Por coincidência, tive e tenho amigas
que são ou foram analisadas pelo Dr. Lourival Coimbra, psicanalista
do grupo de Melanie Klein. As conhecidas e amigas me contaram que
falaram de mim a ele. E imagino como Dr. Lourival deve estar farto de
ouvir meu nome. Há dias uma das analisadas por ele esteve aqui em
casa e resolvi, como compensação ao desgaste dos ouvidos do
analista sobre mim, enviar-lhe um livro meu de contos, Laços de
família. Na dedicatória pedi desculpas pela minha letra que não
está boa desde que minha mão direita sofreu o incêndio.
Dias depois a moça apareceu em casa para
tomar um café comigo e perguntei-lhe se havia entregue o livro a Dr.

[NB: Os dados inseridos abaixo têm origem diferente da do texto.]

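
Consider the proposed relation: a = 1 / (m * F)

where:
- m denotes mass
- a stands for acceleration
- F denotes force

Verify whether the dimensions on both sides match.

No

m (mass) has dimensions [M].
a (acceleration) has dimensions [L T^-2].
F (force) has dimensions [L M T^-2].

Left side: [L T^-2]
Right side: [L^-1 M^-2 T^2]

The two sides have different dimensions, so the equation is NOT dimensionally consistent.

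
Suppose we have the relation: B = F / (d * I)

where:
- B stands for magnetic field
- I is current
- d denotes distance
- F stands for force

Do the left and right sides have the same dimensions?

Yes

B (magnetic field) has dimensions [I^-1 M T^-2].
I (current) has dimensions [I].
d (distance) has dimensions [L].
F (force) has dimensions [L M T^-2].

Left side: [I^-1 M T^-2]
Right side: [I^-1 M T^-2]

Both sides have the same dimensions, so the equation is dimensionally consistent.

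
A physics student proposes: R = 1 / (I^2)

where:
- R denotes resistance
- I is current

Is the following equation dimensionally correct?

No

R (resistance) has dimensions [I^-2 L^2 M T^-3].
I (current) has dimensions [I].

Left side: [I^-2 L^2 M T^-3]
Right side: [I^-2]

The two sides have different dimensions, so the equation is NOT dimensionally consistent.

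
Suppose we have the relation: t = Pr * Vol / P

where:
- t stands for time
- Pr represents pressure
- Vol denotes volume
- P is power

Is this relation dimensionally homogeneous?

Yes

t (time) has dimensions [T].
Pr (pressure) has dimensions [L^-1 M T^-2].
Vol (volume) has dimensions [L^3].
P (power) has dimensions [L^2 M T^-3].

Left side: [T]
Right side: [T]

Both sides have the same dimensions, so the equation is dimensionally consistent.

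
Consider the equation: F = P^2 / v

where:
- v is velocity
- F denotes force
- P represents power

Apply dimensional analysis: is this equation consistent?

No

v (velocity) has dimensions [L T^-1].
F (force) has dimensions [L M T^-2].
P (power) has dimensions [L^2 M T^-3].

Left side: [L M T^-2]
Right side: [L^3 M^2 T^-5]

The two sides have different dimensions, so the equation is NOT dimensionally consistent.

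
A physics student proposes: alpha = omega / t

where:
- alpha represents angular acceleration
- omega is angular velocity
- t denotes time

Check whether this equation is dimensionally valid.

Yes

alpha (angular acceleration) has dimensions [T^-2].
omega (angular velocity) has dimensions [T^-1].
t (time) has dimensions [T].

Left side: [T^-2]
Right side: [T^-2]

Both sides have the same dimensions, so the equation is dimensionally consistent.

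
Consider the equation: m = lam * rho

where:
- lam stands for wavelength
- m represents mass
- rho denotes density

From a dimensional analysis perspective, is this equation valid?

No

lam (wavelength) has dimensions [L].
m (mass) has dimensions [M].
rho (density) has dimensions [L^-3 M].

Left side: [M]
Right side: [L^-2 M]

The two sides have different dimensions, so the equation is NOT dimensionally consistent.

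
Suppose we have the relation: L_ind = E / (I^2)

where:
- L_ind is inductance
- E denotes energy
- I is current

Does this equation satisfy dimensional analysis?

Yes

L_ind (inductance) has dimensions [I^-2 L^2 M T^-2].
E (energy) has dimensions [L^2 M T^-2].
I (current) has dimensions [I].

Left side: [I^-2 L^2 M T^-2]
Right side: [I^-2 L^2 M T^-2]

Both sides have the same dimensions, so the equation is dimensionally consistent.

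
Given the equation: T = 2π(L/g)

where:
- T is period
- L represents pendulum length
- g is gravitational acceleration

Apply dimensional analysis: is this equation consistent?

No

T (period) has dimensions [T].
L (pendulum length) has dimensions [L].
g (gravitational acceleration) has dimensions [L T^-2].

Left side: [T]
Right side: [T^2]

The two sides have different dimensions, so the equation is NOT dimensionally consistent.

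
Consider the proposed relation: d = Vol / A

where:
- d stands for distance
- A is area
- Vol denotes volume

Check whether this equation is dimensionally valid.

Yes

d (distance) has dimensions [L].
A (area) has dimensions [L^2].
Vol (volume) has dimensions [L^3].

Left side: [L]
Right side: [L]

Both sides have the same dimensions, so the equation is dimensionally consistent.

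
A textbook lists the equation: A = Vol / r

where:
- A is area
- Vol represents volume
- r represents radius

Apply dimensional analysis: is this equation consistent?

Yes

A (area) has dimensions [L^2].
Vol (volume) has dimensions [L^3].
r (radius) has dimensions [L].

Left side: [L^2]
Right side: [L^2]

Both sides have the same dimensions, so the equation is dimensionally consistent.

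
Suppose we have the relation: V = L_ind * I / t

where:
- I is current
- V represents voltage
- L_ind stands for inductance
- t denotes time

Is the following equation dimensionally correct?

Yes

I (current) has dimensions [I].
V (voltage) has dimensions [I^-1 L^2 M T^-3].
L_ind (inductance) has dimensions [I^-2 L^2 M T^-2].
t (time) has dimensions [T].

Left side: [I^-1 L^2 M T^-3]
Right side: [I^-1 L^2 M T^-3]

Both sides have the same dimensions, so the equation is dimensionally consistent.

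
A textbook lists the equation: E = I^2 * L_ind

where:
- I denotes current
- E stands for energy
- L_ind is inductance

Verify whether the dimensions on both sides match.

Yes

I (current) has dimensions [I].
E (energy) has dimensions [L^2 M T^-2].
L_ind (inductance) has dimensions [I^-2 L^2 M T^-2].

Left side: [L^2 M T^-2]
Right side: [L^2 M T^-2]

Both sides have the same dimensions, so the equation is dimensionally consistent.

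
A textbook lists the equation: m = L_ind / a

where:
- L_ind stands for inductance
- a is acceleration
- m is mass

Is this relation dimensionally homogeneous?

No

L_ind (inductance) has dimensions [I^-2 L^2 M T^-2].
a (acceleration) has dimensions [L T^-2].
m (mass) has dimensions [M].

Left side: [M]
Right side: [I^-2 L M]

The two sides have different dimensions, so the equation is NOT dimensionally consistent.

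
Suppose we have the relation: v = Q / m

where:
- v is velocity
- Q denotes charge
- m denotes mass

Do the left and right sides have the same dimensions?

No

v (velocity) has dimensions [L T^-1].
Q (charge) has dimensions [I T].
m (mass) has dimensions [M].

Left side: [L T^-1]
Right side: [I M^-1 T]

The two sides have different dimensions, so the equation is NOT dimensionally consistent.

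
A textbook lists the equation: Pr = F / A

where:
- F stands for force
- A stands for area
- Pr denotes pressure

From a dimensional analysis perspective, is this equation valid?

Yes

F (force) has dimensions [L M T^-2].
A (area) has dimensions [L^2].
Pr (pressure) has dimensions [L^-1 M T^-2].

Left side: [L^-1 M T^-2]
Right side: [L^-1 M T^-2]

Both sides have the same dimensions, so the equation is dimensionally consistent.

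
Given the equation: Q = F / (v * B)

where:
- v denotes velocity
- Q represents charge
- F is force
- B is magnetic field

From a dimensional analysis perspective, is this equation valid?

Yes

v (velocity) has dimensions [L T^-1].
Q (charge) has dimensions [I T].
F (force) has dimensions [L M T^-2].
B (magnetic field) has dimensions [I^-1 M T^-2].

Left side: [I T]
Right side: [I T]

Both sides have the same dimensions, so the equation is dimensionally consistent.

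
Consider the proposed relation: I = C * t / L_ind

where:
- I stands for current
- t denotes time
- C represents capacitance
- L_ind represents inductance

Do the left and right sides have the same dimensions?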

Lourival. Ela disse que sim e que, ao ler a dedicatória, ele fizera
um comentário. Fiquei curiosa, quis saber o que ele dissera. E
fiquei sabendo que, ao ler a dedicatória, Dr. Lourival tinha dito:
“Clarice dá tanto aos outros, e no entanto pede licença para
existir.”
Sim, Dr. Lourival. Peço humildemente
para existir, imploro humildemente uma alegria, uma ação de graça,
peço que me permitam viver com menos sofrimento, peço para não ser
tão experimentada pelas experiências ásperas, peço a homens e
mulheres que me considerem um ser humano digno de algum amor e de
algum respeito. Peço a bênção da vida.